Le quartier des Acacias, comme celui des Pâquis ou de Carouge, est un véritable repaire à Bars de La Fin Du Monde. Aussi, lorsque nous entamâmes notre tournée du soir; c’est sûrs de nous que nous poussâmes la porte de La Soupière, sous-titré « Chez Michel et OSCAR ». Avec le deuxième nom en majuscule, nous demandez pas pourquoi…peut être que ledit Oscar a mis plus d’argent dans l’achat de l’arcade que Michel? L’histoire ne le dit pas.

On aurait pu d’abord croire à un café en travaux, puisque les trois tables et les quelques chaises de la pièce étaient disposées en vrac dans un coin. Mais non, puisque le patron (était-ce Michel? était-ce Oscar?) nous lança un « on ferme dans vingt minutes! ». Effectivement, la vitrine annonçait « ouvert de 10h à ? » …calcul qui permettrait aisément de remplacer le « ? » par heure h+20 minutes.

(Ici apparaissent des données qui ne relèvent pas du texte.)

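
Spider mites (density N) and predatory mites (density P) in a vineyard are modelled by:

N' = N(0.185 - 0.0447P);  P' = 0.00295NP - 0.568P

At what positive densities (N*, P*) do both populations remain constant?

Set dP/dt = 0 with P > 0: 0.00295N - 0.568 = 0, so N* = 0.568/0.00295 = 193.
Set dN/dt = 0 with N > 0: 0.185 - 0.0447P = 0, so P* = 0.185/0.0447 = 4.14.

N* ≈ 193, P* ≈ 4.14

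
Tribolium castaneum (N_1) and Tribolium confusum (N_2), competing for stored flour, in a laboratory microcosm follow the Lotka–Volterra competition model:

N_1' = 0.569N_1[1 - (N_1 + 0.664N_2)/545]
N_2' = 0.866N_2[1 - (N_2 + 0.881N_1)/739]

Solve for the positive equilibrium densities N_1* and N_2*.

Setting both brackets to zero gives the nullclines N_1 + 0.664N_2 = 545 and 0.881N_1 + N_2 = 739.
Substituting N_2 = 739 - 0.881N_1 into the first: N_1(1 - 0.664·0.881) = 545 - 0.664·739.
So N_1* = 54.3/0.415 = 131, and then N_2* = 739 - 0.881·131 = 624.

N_1* ≈ 131, N_2* ≈ 624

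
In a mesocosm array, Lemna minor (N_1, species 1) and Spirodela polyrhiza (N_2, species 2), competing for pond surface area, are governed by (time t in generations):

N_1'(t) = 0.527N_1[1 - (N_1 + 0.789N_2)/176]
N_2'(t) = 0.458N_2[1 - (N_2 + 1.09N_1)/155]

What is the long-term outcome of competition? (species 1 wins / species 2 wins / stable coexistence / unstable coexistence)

Compare the nullcline intercepts: K1/α12 = 176/0.789 = 223 > K2 = 155; K2/α21 = 155/1.09 = 142 < K1 = 176.
Since the inequalities point opposite ways, species 1 can invade but species 2 cannot.

species 1 excludes species 2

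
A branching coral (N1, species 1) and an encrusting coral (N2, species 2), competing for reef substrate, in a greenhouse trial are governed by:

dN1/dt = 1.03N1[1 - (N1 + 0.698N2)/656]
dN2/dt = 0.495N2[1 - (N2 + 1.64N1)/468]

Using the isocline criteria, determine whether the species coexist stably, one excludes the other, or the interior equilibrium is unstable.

Compare the nullcline intercepts: K1/α12 = 656/0.698 = 940 > K2 = 468; K2/α21 = 468/1.64 = 285 < K1 = 656.
Since the inequalities point opposite ways, species 1 can invade but species 2 cannot.

species 1 excludes species 2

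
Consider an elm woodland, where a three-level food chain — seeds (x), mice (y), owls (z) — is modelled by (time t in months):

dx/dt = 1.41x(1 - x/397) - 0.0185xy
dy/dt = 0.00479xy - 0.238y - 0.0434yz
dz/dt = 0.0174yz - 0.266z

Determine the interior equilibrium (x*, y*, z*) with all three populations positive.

From dz/dt = 0: 0.0174y* = 0.266, so y* = 15.3.
From dx/dt = 0: 1.41(1 - x*/397) = 0.0185·15.3, giving x* = 397·(1 - 0.201) = 317.
From dy/dt = 0: 0.00479·317 - 0.238 = 0.0434z*, so z* = 1.28/0.0434 = 29.5.

x* ≈ 317, y* ≈ 15.3, z* ≈ 29.5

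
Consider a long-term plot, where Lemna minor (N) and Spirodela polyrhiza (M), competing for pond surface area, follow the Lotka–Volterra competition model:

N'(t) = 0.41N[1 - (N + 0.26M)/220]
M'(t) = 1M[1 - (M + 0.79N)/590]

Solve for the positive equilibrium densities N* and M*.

N* ≈ 83.8, M* ≈ 524

Setting both brackets to zero gives the nullclines N + 0.26M = 220 and 0.79N + M = 590.
Substituting M = 590 - 0.79N into the first: N(1 - 0.26·0.79) = 220 - 0.26·590.
So N* = 66.6/0.795 = 83.8, and then M* = 590 - 0.79·83.8 = 524.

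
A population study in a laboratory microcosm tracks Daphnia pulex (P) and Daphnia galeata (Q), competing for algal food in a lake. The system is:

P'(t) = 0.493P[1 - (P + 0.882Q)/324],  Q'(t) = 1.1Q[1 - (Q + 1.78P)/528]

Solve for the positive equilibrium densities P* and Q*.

P* ≈ 249, Q* ≈ 85.5

Setting both brackets to zero gives the nullclines P + 0.882Q = 324 and 1.78P + Q = 528.
Substituting Q = 528 - 1.78P into the first: P(1 - 0.882·1.78) = 324 - 0.882·528.
So P* = -142/-0.57 = 249, and then Q* = 528 - 1.78·249 = 85.5.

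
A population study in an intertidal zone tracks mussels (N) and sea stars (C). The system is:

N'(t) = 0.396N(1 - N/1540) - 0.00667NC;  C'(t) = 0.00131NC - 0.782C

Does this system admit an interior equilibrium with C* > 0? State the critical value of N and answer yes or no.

The predator equation gives dC/dt > 0 only when N > 0.782/0.00131 = 597.
Without the predator, N → K = 1540. Since 1540 > 597, the predator can invade and persist.

Threshold N = 597; K > 597, so yes, the predator persists.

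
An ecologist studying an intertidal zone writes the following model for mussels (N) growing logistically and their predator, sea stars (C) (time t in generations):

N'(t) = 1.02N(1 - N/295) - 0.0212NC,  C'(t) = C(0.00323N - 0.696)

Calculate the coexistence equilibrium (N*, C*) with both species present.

N* ≈ 215, C* ≈ 13

From dC/dt = 0 with C > 0: 0.00323N* = 0.696, so N* = 215.
Substitute into dN/dt = 0: 1.02(1 - 215/295) = 0.0212C*.
The bracket is 0.27, giving C* = 0.275/0.0212 = 13.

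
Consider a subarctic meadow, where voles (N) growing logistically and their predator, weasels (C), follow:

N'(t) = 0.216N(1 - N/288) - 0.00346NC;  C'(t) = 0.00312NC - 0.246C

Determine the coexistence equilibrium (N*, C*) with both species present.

From dC/dt = 0 with C > 0: 0.00312N* = 0.246, so N* = 78.8.
Substitute into dN/dt = 0: 0.216(1 - 78.8/288) = 0.00346C*.
The bracket is 0.726, giving C* = 0.157/0.00346 = 45.3.

N* ≈ 78.8, C* ≈ 45.3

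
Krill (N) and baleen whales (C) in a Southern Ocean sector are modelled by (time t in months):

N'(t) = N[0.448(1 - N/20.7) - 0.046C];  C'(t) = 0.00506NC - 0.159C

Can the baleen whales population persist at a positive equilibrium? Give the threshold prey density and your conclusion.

The predator equation gives dC/dt > 0 only when N > 0.159/0.00506 = 31.4.
Without the predator, N → K = 20.7. Since 20.7 < 31.4, the predator cannot invade.

Threshold N = 31.4; K < 31.4, so no, the predator goes extinct.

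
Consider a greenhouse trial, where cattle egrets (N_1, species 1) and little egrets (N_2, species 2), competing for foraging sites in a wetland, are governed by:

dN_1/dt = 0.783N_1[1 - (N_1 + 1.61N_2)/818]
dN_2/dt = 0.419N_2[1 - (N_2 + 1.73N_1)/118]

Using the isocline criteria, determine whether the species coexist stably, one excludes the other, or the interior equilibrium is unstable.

Compare the nullcline intercepts: K1/α12 = 818/1.61 = 508 > K2 = 118; K2/α21 = 118/1.73 = 68.2 < K1 = 818.
Since the inequalities point opposite ways, species 1 can invade but species 2 cannot.

species 1 excludes species 2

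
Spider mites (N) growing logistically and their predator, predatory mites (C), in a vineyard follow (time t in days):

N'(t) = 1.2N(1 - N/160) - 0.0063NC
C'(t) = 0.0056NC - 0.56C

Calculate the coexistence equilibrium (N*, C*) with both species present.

N* ≈ 100, C* ≈ 71.4

From dC/dt = 0 with C > 0: 0.0056N* = 0.56, so N* = 100.
Substitute into dN/dt = 0: 1.2(1 - 100/160) = 0.0063C*.
The bracket is 0.375, giving C* = 0.45/0.0063 = 71.4.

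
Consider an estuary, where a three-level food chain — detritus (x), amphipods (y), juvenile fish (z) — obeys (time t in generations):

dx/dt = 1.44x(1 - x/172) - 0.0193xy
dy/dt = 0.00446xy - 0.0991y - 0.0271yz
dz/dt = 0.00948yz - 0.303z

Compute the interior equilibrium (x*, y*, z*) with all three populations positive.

From dz/dt = 0: 0.00948y* = 0.303, so y* = 32.
From dx/dt = 0: 1.44(1 - x*/172) = 0.0193·32, giving x* = 172·(1 - 0.428) = 98.3.
From dy/dt = 0: 0.00446·98.3 - 0.0991 = 0.0271z*, so z* = 0.339/0.0271 = 12.5.

x* ≈ 98.3, y* ≈ 32, z* ≈ 12.5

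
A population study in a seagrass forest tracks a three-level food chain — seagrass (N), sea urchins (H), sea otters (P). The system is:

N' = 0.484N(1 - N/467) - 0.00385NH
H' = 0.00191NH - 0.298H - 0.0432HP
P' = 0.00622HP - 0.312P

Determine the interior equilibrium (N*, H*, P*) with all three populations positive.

N* ≈ 281, H* ≈ 50.2, P* ≈ 5.51

From dP/dt = 0: 0.00622H* = 0.312, so H* = 50.2.
From dN/dt = 0: 0.484(1 - N*/467) = 0.00385·50.2, giving N* = 467·(1 - 0.399) = 281.
From dH/dt = 0: 0.00191·281 - 0.298 = 0.0432P*, so P* = 0.238/0.0432 = 5.51.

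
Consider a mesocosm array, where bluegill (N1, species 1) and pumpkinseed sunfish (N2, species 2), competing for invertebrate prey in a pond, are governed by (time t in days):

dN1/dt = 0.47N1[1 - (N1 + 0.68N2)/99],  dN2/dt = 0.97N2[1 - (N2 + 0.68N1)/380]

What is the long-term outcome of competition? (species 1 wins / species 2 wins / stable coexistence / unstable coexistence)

species 2 excludes species 1

Compare the nullcline intercepts: K1/α12 = 99/0.68 = 146 < K2 = 380; K2/α21 = 380/0.68 = 559 > K1 = 99.
Since the inequalities point opposite ways, species 2 can invade but species 1 cannot.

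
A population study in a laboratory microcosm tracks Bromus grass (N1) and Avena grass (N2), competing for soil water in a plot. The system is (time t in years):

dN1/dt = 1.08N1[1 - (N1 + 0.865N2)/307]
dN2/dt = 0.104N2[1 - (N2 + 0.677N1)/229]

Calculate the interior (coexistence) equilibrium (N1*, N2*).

Setting both brackets to zero gives the nullclines N1 + 0.865N2 = 307 and 0.677N1 + N2 = 229.
Substituting N2 = 229 - 0.677N1 into the first: N1(1 - 0.865·0.677) = 307 - 0.865·229.
So N1* = 109/0.414 = 263, and then N2* = 229 - 0.677·263 = 51.1.

N1* ≈ 263, N2* ≈ 51.1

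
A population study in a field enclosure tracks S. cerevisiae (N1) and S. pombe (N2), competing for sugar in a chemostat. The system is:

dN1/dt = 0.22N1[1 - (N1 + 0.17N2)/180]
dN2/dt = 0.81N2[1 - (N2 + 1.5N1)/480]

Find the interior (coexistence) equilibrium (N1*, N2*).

Setting both brackets to zero gives the nullclines N1 + 0.17N2 = 180 and 1.5N1 + N2 = 480.
Substituting N2 = 480 - 1.5N1 into the first: N1(1 - 0.17·1.5) = 180 - 0.17·480.
So N1* = 98.4/0.745 = 132, and then N2* = 480 - 1.5·132 = 282.

N1* ≈ 132, N2* ≈ 282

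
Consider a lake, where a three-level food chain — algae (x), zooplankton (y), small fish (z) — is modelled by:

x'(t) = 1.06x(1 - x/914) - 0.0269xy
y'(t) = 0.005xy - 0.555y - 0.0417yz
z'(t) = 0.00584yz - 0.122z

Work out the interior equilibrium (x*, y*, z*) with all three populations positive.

From dz/dt = 0: 0.00584y* = 0.122, so y* = 20.9.
From dx/dt = 0: 1.06(1 - x*/914) = 0.0269·20.9, giving x* = 914·(1 - 0.53) = 429.
From dy/dt = 0: 0.005·429 - 0.555 = 0.0417z*, so z* = 1.59/0.0417 = 38.2.

x* ≈ 429, y* ≈ 20.9, z* ≈ 38.2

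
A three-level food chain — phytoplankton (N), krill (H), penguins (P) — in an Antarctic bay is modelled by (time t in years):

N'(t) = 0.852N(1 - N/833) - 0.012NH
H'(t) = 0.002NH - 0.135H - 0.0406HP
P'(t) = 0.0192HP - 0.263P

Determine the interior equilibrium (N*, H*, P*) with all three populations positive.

From dP/dt = 0: 0.0192H* = 0.263, so H* = 13.7.
From dN/dt = 0: 0.852(1 - N*/833) = 0.012·13.7, giving N* = 833·(1 - 0.193) = 672.
From dH/dt = 0: 0.002·672 - 0.135 = 0.0406P*, so P* = 1.21/0.0406 = 29.8.

N* ≈ 672, H* ≈ 13.7, P* ≈ 29.8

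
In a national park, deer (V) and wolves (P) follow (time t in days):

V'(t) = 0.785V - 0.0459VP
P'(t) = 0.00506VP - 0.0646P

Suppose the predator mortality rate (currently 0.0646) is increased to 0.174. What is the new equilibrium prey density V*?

V* ≈ 34.4

At the interior fixed point, setting dP/dt = 0 with P > 0 fixes V* = (predator death rate)/(VP coefficient) — independent of the other coefficients.
With the change, V* = 0.174/0.00506 = 34.4; it rises from 12.8.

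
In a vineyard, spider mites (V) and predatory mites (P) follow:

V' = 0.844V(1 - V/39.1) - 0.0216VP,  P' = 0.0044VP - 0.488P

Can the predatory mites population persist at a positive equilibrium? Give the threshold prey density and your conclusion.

Threshold V = 111; K < 111, so no, the predator goes extinct.

The predator equation gives dP/dt > 0 only when V > 0.488/0.0044 = 111.
Without the predator, V → K = 39.1. Since 39.1 < 111, the predator cannot invade.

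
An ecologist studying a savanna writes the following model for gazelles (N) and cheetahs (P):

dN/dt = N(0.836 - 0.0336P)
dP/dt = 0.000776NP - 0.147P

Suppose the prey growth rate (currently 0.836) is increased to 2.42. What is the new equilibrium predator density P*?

At the interior fixed point, setting dN/dt = 0 with N > 0 fixes P* = (prey growth rate)/(NP coefficient) — independent of the other coefficients.
With the change, P* = 2.42/0.0336 = 72; it rises from 24.9.

P* ≈ 72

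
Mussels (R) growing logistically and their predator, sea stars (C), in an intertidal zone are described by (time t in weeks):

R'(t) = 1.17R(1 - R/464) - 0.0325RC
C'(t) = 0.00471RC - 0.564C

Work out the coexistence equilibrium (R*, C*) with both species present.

From dC/dt = 0 with C > 0: 0.00471R* = 0.564, so R* = 120.
Substitute into dR/dt = 0: 1.17(1 - 120/464) = 0.0325C*.
The bracket is 0.742, giving C* = 0.868/0.0325 = 26.7.

R* ≈ 120, C* ≈ 26.7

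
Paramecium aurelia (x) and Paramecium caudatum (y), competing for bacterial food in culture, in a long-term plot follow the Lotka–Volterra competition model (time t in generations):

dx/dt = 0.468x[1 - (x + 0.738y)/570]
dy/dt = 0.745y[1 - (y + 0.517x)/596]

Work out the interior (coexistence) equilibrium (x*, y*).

Setting both brackets to zero gives the nullclines x + 0.738y = 570 and 0.517x + y = 596.
Substituting y = 596 - 0.517x into the first: x(1 - 0.738·0.517) = 570 - 0.738·596.
So x* = 130/0.618 = 210, and then y* = 596 - 0.517·210 = 487.

x* ≈ 210, y* ≈ 487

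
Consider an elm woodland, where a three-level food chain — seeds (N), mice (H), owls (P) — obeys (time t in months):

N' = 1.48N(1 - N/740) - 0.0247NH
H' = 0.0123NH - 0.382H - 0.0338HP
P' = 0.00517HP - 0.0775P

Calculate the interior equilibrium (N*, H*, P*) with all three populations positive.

From dP/dt = 0: 0.00517H* = 0.0775, so H* = 15.
From dN/dt = 0: 1.48(1 - N*/740) = 0.0247·15, giving N* = 740·(1 - 0.25) = 555.
From dH/dt = 0: 0.0123·555 - 0.382 = 0.0338P*, so P* = 6.44/0.0338 = 191.

N* ≈ 555, H* ≈ 15, P* ≈ 191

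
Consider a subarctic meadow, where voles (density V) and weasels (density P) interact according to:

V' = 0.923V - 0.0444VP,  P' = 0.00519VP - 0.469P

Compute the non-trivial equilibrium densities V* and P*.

Set dP/dt = 0 with P > 0: 0.00519V - 0.469 = 0, so V* = 0.469/0.00519 = 90.4.
Set dV/dt = 0 with V > 0: 0.923 - 0.0444P = 0, so P* = 0.923/0.0444 = 20.8.

V* ≈ 90.4, P* ≈ 20.8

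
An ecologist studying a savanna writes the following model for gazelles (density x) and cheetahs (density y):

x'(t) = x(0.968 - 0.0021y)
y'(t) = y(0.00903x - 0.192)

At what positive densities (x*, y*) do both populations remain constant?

x* ≈ 21.3, y* ≈ 461

Set dy/dt = 0 with y > 0: 0.00903x - 0.192 = 0, so x* = 0.192/0.00903 = 21.3.
Set dx/dt = 0 with x > 0: 0.968 - 0.0021y = 0, so y* = 0.968/0.0021 = 461.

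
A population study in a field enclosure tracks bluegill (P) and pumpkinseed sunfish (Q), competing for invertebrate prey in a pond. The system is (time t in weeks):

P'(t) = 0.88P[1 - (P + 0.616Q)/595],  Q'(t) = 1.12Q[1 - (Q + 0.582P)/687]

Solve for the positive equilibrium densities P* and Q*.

Setting both brackets to zero gives the nullclines P + 0.616Q = 595 and 0.582P + Q = 687.
Substituting Q = 687 - 0.582P into the first: P(1 - 0.616·0.582) = 595 - 0.616·687.
So P* = 172/0.641 = 268, and then Q* = 687 - 0.582·268 = 531.

P* ≈ 268, Q* ≈ 531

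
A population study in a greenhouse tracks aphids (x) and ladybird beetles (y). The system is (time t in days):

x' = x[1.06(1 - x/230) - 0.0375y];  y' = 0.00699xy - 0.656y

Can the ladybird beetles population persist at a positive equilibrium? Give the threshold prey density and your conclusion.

The predator equation gives dy/dt > 0 only when x > 0.656/0.00699 = 93.8.
Without the predator, x → K = 230. Since 230 > 93.8, the predator can invade and persist.

Threshold x = 93.8; K > 93.8, so yes, the predator persists.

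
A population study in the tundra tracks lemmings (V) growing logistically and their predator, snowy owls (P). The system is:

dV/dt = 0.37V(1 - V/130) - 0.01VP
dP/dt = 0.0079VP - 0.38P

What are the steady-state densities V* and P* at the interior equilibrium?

From dP/dt = 0 with P > 0: 0.0079V* = 0.38, so V* = 48.1.
Substitute into dV/dt = 0: 0.37(1 - 48.1/130) = 0.01P*.
The bracket is 0.63, giving P* = 0.233/0.01 = 23.3.

V* ≈ 48.1, P* ≈ 23.3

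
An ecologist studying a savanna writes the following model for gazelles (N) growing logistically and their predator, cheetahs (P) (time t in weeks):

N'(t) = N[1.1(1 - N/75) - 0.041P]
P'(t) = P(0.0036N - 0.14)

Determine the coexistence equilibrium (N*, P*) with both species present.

N* ≈ 38.9, P* ≈ 12.9

From dP/dt = 0 with P > 0: 0.0036N* = 0.14, so N* = 38.9.
Substitute into dN/dt = 0: 1.1(1 - 38.9/75) = 0.041P*.
The bracket is 0.481, giving P* = 0.53/0.041 = 12.9.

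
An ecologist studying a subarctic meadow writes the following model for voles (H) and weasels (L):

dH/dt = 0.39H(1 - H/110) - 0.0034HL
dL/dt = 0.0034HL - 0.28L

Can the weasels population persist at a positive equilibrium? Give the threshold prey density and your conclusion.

The predator equation gives dL/dt > 0 only when H > 0.28/0.0034 = 82.4.
Without the predator, H → K = 110. Since 110 > 82.4, the predator can invade and persist.

Threshold H = 82.4; K > 82.4, so yes, the predator persists.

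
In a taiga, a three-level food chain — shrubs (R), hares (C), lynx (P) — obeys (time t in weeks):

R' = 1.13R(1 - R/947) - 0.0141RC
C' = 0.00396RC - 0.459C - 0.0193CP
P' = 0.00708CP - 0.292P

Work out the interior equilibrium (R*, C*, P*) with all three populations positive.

From dP/dt = 0: 0.00708C* = 0.292, so C* = 41.2.
From dR/dt = 0: 1.13(1 - R*/947) = 0.0141·41.2, giving R* = 947·(1 - 0.515) = 460.
From dC/dt = 0: 0.00396·460 - 0.459 = 0.0193P*, so P* = 1.36/0.0193 = 70.5.

R* ≈ 460, C* ≈ 41.2, P* ≈ 70.5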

Bref. Nous nous sommes assis, en nous tortillant pour se caser.

Entamant nos deux Calenda à 3.30.-, nous commençâmes a analyser le décors: une importante collection de casquettes décorait le haut des murs et une partie du bar, des billets de banques étrangers côtoyaient des vases divers et des cache-pots en terre cuite décorés de poussins nous dévisageaient. On pouvait aussi voir un certain nombre de marsupilamis en peluche, suspendus à côté de la porte, qui se déclinaient jusque sur le motif du pull du tenancier.

La clientèle, massés autour du petit zinc, racontaient les derniers potins, galéjades et anecdotes burlesques du quartier. Une des clientes, faisant fi de notre présence racontait bruyamment « …alors il commence a parler, après s’être mis à torse poil, la main dans la poche, genre en se grattant les couilles… » et le public d’éclater d’un rire gras général on vous épargne la suite, mais on pourrait y caser sans hésiter les mots bites, langue, sueur, baise et cul.

N’étant pas trop motivés à sortir un gros appareil photo qui risquait de casser l’ambiance, nous essayâmes de prendre un cliché avec un de nos natels. Manque de pot, la bête buggait. Nous torchâmes donc nos verres, et poursuivîmes notre route.